Llamó al 911 y confesó: Me cansé, maté a mi mujer

Degolló a su esposa delante de su hijo de 8 años. En la escena del crimen, los peritos secuestraron el cuchillo de carnicero ensangrentado utilizado para concretar el crimen, el cual fue entregado por el hombre detenido.

Una mujer fue degollada delante de su hijo de 8 años en una casa del partido bonaerense de Morón, y por el femicidio fue detenido su esposo y padre del niño, quien llamó al 911 y dijo que la había asesinado tras una discusión, informaron fuentes policiales y judiciales.

El hecho ocurrió cerca de las 19.30 en la vivienda de la calle Arturo Capdevila 1946, entre Nicolás Granada y Miguel de Unamuno de Castelar Sur, donde vivía la víctima, una empleada administrativa llamada Alejandra Marcela Polizzi (48) junto a su esposo Gustavo Javier Flores (38) y el niño.

Fuentes policiales y judiciales informaron que el hombre llamó cerca de las 22 a los familiares de Polizzi y al número de emergencias policiales 911, a cuya operadora le dijo: «Me cansé, maté a mi mujer».

Ante esa situación, efectivos de la comisaría 3ra. de Morón arribaron al lugar, donde Flores los recibió y les aseguró que había matado a su esposa durante una pelea.

«Esperó a la llegada de los efectivos de la comisaría de Morón y les confesó que había asesinado a la mujer», dijo un investigador.

Tras los dichos del hombre, los policías ingresaron a la casa, vieron que estaba el niño sentado en un sillón y encontraron el cuerpo de Polizzi tirado en uno de los ambientes.

El personal policial llamó a una ambulancia del Sistema de Atención Médica de Emergencias (SAME) y los médicos constataron que la víctima tenía heridas de arma blanca.

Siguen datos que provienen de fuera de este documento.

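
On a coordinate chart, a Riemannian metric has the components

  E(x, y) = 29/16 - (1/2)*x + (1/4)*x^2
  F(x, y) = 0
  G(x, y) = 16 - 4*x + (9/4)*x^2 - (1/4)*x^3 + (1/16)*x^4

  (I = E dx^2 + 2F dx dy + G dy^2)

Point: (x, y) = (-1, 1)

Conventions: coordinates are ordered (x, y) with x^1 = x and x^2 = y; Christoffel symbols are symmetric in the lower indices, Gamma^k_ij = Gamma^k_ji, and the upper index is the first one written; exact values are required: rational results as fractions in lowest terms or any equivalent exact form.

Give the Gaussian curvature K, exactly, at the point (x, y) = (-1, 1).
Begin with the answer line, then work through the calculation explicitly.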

A simple vista, la mujer había muerto a raíz de una puñalada en el lado izquierdo del cuello, aunque los pesquisas aguardaban el resultado de la autopsia para determinar fehacientemente las causas del deceso.

En base al relato de testigos y de familiares, los investigadores determinaron que Polizzi y Flores convivían desde hacía más de diez años y que tenían un hijo en común, el niño que presenció el crimen de su madre.

Lo llamativo para los pesquisas es que todos los familiares relataron que nunca habían escuchado que hubiera problemas en la pareja y que no existieron episodios previos de violencia de género ni denuncias policiales ni judiciales.